The measures put to a referendum vote were a ban on the use of synthetic pesticides in farming as well as their use in public green spaces, along with a ban on imported foodstuffs produced using such pesticides, coupled with a proposal seeking to limit government subsidies to farmers who used antibiotics to treat sick animals, and did not rely on imported feed.
A majority of both voters and cantons would have been needed to back the reforms but the two proposals failed to deliver, with 61% of voters and 25 out of a total of 26 cantons rejecting them.
Urs Schneider's, deputy director of Swiss farmers’ federation, told Swiss public television, SRF, that “objective arguments” had triumphed over emotional ones.

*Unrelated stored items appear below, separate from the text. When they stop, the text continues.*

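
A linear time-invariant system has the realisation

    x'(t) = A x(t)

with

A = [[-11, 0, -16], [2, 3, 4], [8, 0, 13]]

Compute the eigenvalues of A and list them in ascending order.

-3, 3, 5

det(sI - A) = s^3 - (tr A)s^2 + (M11 + M22 + M33)s - det A, where Mii is the 2×2 principal minor of A obtained by deleting row i and column i.
tr A = (-11) + 3 + 13 = 5; M11 = 3·13 - 4·0 = 39 - 0 = 39; M22 = (-11)·13 - (-16)·8 = -143 - (-128) = -15; M33 = (-11)·3 - 0·2 = -33 - 0 = -33; sum of minors = -9.
det A = (-11)·(3·13 - 4·0) - 0·(2·13 - 4·8) + (-16)·(2·0 - 3·8) = (-11)·39 - 0·(-6) + (-16)·(-24) = -45.
So p(s) = det(sI - A) = s^3 - 5s^2 - 9s + 45.
Rational-root test: any integer root divides 45. Testing small divisors, s = -3 works: p(-3) = -27 + (-45) + 27 + 45 = 0, so (s + 3) is a factor.
Dividing, p(s) = (s + 3)(s^2 - 8s + 15).
Factor s^2 - 8s + 15: two numbers with sum 8 and product 15 are 5 and 3, so s^2 - 8s + 15 = (s - 5)(s - 3).
Hence p(s) = (s - 5) (s - 3) (s + 3), with roots -3, 3, 5.
At least one eigenvalue has non-negative real part, so the system is not asymptotically stable.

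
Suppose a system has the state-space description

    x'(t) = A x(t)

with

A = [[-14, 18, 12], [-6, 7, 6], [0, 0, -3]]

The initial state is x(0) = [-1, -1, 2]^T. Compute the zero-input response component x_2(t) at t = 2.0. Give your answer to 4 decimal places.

-0.0220

det(sI - A) = s^3 - (tr A)s^2 + (M11 + M22 + M33)s - det A, where Mii is the 2×2 principal minor of A obtained by deleting row i and column i.
tr A = (-14) + 7 + (-3) = -10; M11 = 7·(-3) - 6·0 = -21 - 0 = -21; M22 = (-14)·(-3) - 12·0 = 42 - 0 = 42; M33 = (-14)·7 - 18·(-6) = -98 - (-108) = 10; sum of minors = 31.
det A = (-14)·(7·(-3) - 6·0) - 18·((-6)·(-3) - 6·0) + 12·((-6)·0 - 7·0) = (-14)·(-21) - 18·18 + 12·0 = -30.
So p(s) = det(sI - A) = s^3 + 10s^2 + 31s + 30.
Rational-root test: any integer root divides 30. Testing small divisors, s = -2 works: p(-2) = -8 + 40 + (-62) + 30 = 0, so (s + 2) is a factor.
Dividing, p(s) = (s + 2)(s^2 + 8s + 15).
Factor s^2 + 8s + 15: two numbers with sum -8 and product 15 are -3 and -5, so s^2 + 8s + 15 = (s + 3)(s + 5).
Hence p(s) = (s + 2) (s + 3) (s + 5), with roots -5, -3, -2.
The eigenvalues -5, -3, -2 are distinct and real, so A is diagonalisable and x(t) = e^{At} x(0) = V diag(e^{λ_i t}) V^{-1} x(0), where the columns of V are the eigenvectors.
λ = -5: A - (-5)I = [[-9, 18, 12], [-6, 12, 6], [0, 0, 2]]. v must be orthogonal to every row; (row 1) × (row 2) = [-36, -18, 0], so take v_1 = [2, 1, 0]^T.
λ = -3: A - (-3)I = [[-11, 18, 12], [-6, 10, 6], [0, 0, 0]]. v must be orthogonal to every row; (row 1) × (row 2) = [-12, -6, -2], so take v_2 = [6, 3, 1]^T.
λ = -2: A - (-2)I = [[-12, 18, 12], [-6, 9, 6], [0, 0, -1]]. v must be orthogonal to every row; (row 1) × (row 3) = [-18, -12, 0], so take v_3 = [3, 2, 0]^T.
V = [v_1 v_2 v_3] = [[2, 6, 3], [1, 3, 2], [0, 1, 0]] has det V = -1, so V^{-1} = adj(V)/det V = [[2, -3, -3], [0, 0, 1], [-1, 2, 0]].
Modal coordinates z(0) = V^{-1} x(0): 2·(-1) + (-3)·(-1) + (-3)·2 = -5; 0·(-1) + 0·(-1) + 1·2 = 2; (-1)·(-1) + 2·(-1) + 0·2 = -1; so z(0) = [-5, 2, -1]^T.
x_2(t) = Σ_i (v_i)_2 · z_i(0) · e^{λ_i t} (row 2 of V times the modal terms).
x_2(2.0) = 1·(-5)·e^{-5·2.0} + 3·2·e^{-3·2.0} + 2·(-1)·e^{-2·2.0} = (-5)·0.000045 + 6·0.002479 + (-2)·0.018316 = -0.0220.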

That farming group had argued that the measures proposed would have had serious consequences for local farming families, but also for domestic processing and consumers. “Domestic production would decrease, imports would increase in return, food waste would increase, the prices for local food - or food in general - would increase massively.”
In the run-up to the vote, agrochemical giants, Syngenta and Bayer, had been campaigning hard to encourage a No vote, while the Swiss government was also urging the public to reject both proposals.
The Swiss farming organization, in a bid to counter the proposal concerning imported feed, recently released figures highlighting how 84% of the feed used by the Swiss livestock sector is indigenous.
“Around 1.3m tons of the 8m tons of feed required are imported. Around 80% of feed imports come from the EU, mainly from Germany and France. Swiss agriculture has been relying on European soy for a long time.”